Testing LRD in the spectral domain for functional time series in manifolds
M. D. Ruiz-Medina, R. M. Crujeiras
TL;DR
The paper develops a spectral-domain test for long-range dependence in functional time series on manifolds, exploiting isometry-invariant spectral density operators and a weighted periodogram framework. A Central Limit Theorem yields an asymptotic Gaussian law for the test statistic under SRD, while a bias analysis under LRD supports consistency, with almost-sure divergence of the statistic when LRD is present. The authors implement the test via a random-projection approach to manage dimensionality and validate the method through simulations on spherical data, demonstrating correct size and strong power in finite samples.

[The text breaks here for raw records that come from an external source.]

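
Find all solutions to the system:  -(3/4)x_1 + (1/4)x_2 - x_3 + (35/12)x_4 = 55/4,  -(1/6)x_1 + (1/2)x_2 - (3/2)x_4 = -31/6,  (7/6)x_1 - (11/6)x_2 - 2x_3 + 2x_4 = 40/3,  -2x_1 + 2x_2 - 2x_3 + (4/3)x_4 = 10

Row-reduce:
R1 ← R1 / (-3/4).
R2 ← R2 + 1/6·R1.
R3 ← R3 − 7/6·R1.
R4 ← R4 + 2·R1.
R2 ← R2 / (4/9).
R1 ← R1 + 1/3·R2.
R3 ← R3 + 13/9·R2.
R4 ← R4 − 4/3·R2.
R3 ← R3 / (-17/6).
R1 ← R1 − 3/2·R3.
R2 ← R2 − 1/2·R3.
Row 4 reduces to 0 = -2, a contradiction. The system is inconsistent.

no solution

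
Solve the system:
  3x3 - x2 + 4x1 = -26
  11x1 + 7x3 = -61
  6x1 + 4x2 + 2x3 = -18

Row-reduce:
R1 ← R1 / (4).
R2 ← R2 − 11·R1.
R3 ← R3 − 6·R1.
R2 ← R2 / (11/4).
R1 ← R1 + 1/4·R2.
R3 ← R3 − 11/2·R2.
Rank is 2 with 3 unknowns, leaving x3 free.

infinitely many solutions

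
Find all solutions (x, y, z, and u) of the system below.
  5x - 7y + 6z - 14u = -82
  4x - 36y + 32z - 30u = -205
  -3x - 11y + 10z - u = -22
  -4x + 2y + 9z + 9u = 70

Row-reduce:
R1 ← R1 / (5).
R2 ← R2 − 4·R1.
R3 ← R3 + 3·R1.
R4 ← R4 + 4·R1.
R2 ← R2 / (-152/5).
R1 ← R1 + 7/5·R2.
R3 ← R3 + 76/5·R2.
R4 ← R4 + 18/5·R2.
Swap R3 and R4.
R3 ← R3 / (201/19).
R1 ← R1 + 1/19·R3.
R2 ← R2 + 17/19·R3.
Row 4 reduces to 0 = -3/2, a contradiction. The system is inconsistent.

no solution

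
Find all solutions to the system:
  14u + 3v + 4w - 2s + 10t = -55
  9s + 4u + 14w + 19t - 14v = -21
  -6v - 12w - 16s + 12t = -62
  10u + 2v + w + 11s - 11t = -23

Row-reduce:
R1 ← R1 / (14).
R2 ← R2 − 4·R1.
R4 ← R4 − 10·R1.
R2 ← R2 / (-104/7).
R1 ← R1 − 3/14·R2.
R3 ← R3 + 6·R2.
R4 ← R4 + 1/7·R2.
R3 ← R3 / (-447/26).
R1 ← R1 − 49/104·R3.
R2 ← R2 + 45/52·R3.
R4 ← R4 + 103/52·R3.
R4 ← R4 / (13075/894).
R1 ← R1 + 491/894·R4.
R2 ← R2 − 53/149·R4.
R3 ← R3 − 1033/894·R4.
Rank is 4 with 5 unknowns, leaving t free.

infinitely many solutions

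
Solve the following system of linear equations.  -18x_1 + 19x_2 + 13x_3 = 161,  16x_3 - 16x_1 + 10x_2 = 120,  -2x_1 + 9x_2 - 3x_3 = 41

Row-reduce:
R1 ← R1 / (-18).
R2 ← R2 + 16·R1.
R3 ← R3 + 2·R1.
R2 ← R2 / (-62/9).
R1 ← R1 + 19/18·R2.
R3 ← R3 − 62/9·R2.
Rank is 2 with 3 unknowns, leaving x_3 free.

infinitely many solutions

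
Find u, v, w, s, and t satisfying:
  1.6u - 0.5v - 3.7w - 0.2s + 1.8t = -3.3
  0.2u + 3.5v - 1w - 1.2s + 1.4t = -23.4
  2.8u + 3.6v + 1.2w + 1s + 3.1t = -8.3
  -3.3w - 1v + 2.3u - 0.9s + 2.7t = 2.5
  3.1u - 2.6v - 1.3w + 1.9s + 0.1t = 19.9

Row-reduce the augmented matrix:
R1 ← R1 / (8/5).
R2 ← R2 − 1/5·R1.
R3 ← R3 − 14/5·R1.
R4 ← R4 − 23/10·R1.
R5 ← R5 − 31/10·R1.
R2 ← R2 / (57/16).
R1 ← R1 + 5/16·R2.
R3 ← R3 − 179/40·R2.
R4 ← R4 + 9/32·R2.
R5 ← R5 + 261/160·R2.
R3 ← R3 / (11899/1425).
R1 ← R1 + 269/114·R3.
R2 ← R2 + 43/285·R3.
R4 ← R4 − 751/380·R3.
R5 ← R5 − 10683/1900·R3.
R4 ← R4 / (-327011/237980).
R1 ← R1 − 13577/23798·R4.
R2 ← R2 + 3317/11899·R4.
R3 ← R3 − 4027/11899·R4.
R5 ← R5 + 36507/237980·R4.
R5 ← R5 / (-3082394/1635055).
R1 ← R1 − 674967/654022·R5.
R2 ← R2 − 61263/327011·R5.
R3 ← R3 + 14140/327011·R5.
R4 ← R4 + 269597/654022·R5.
Reading off the reduced rows gives u = 2, v = -6, w = 3, s = 1, t = 1.

u = 2, v = -6, w = 3, s = 1, t = 1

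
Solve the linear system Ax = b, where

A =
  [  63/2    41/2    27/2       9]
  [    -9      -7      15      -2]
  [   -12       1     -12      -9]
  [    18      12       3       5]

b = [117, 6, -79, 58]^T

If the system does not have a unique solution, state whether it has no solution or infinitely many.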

The contributions enable reliable inference for spatio-temporal processes on non-Euclidean spaces, with applications to climate, geophysics, and related fields, and provide a foundation for extensions to more general manifolds and data regimes.
Abstract
A statistical hypothesis test for long range dependence (LRD) is formulated in the spectral domain for functional time series in manifolds. The elements of the spectral density operator family are assumed to be invariant with respect to the group of isometries of the manifold. The proposed test statistic is based on the weighted periodogram operator. A Central Limit Theorem is derived to obtain the asymptotic Gaussian distribution of the proposed test statistic operator under the null hypothesis. The rate of convergence to zero, in the Hilbert--Schmidt operator norm, of the bias of the integrated empirical second and fourth order cumulant spectral density operators is obtained under the alternative hypothesis. The consistency of the test follows from the consistency of the integrated weighted periodogram operator under LRD. Practical implementation of our testing approach is based on the random projection methodology. A simulation study illustrates, in the context of spherical functional time series, the asymptotic normality of the test statistic under the null hypothesis, and its consistency under the alternative. The empirical size and power properties are also computed for different functional sample sizes, and under different scenarios.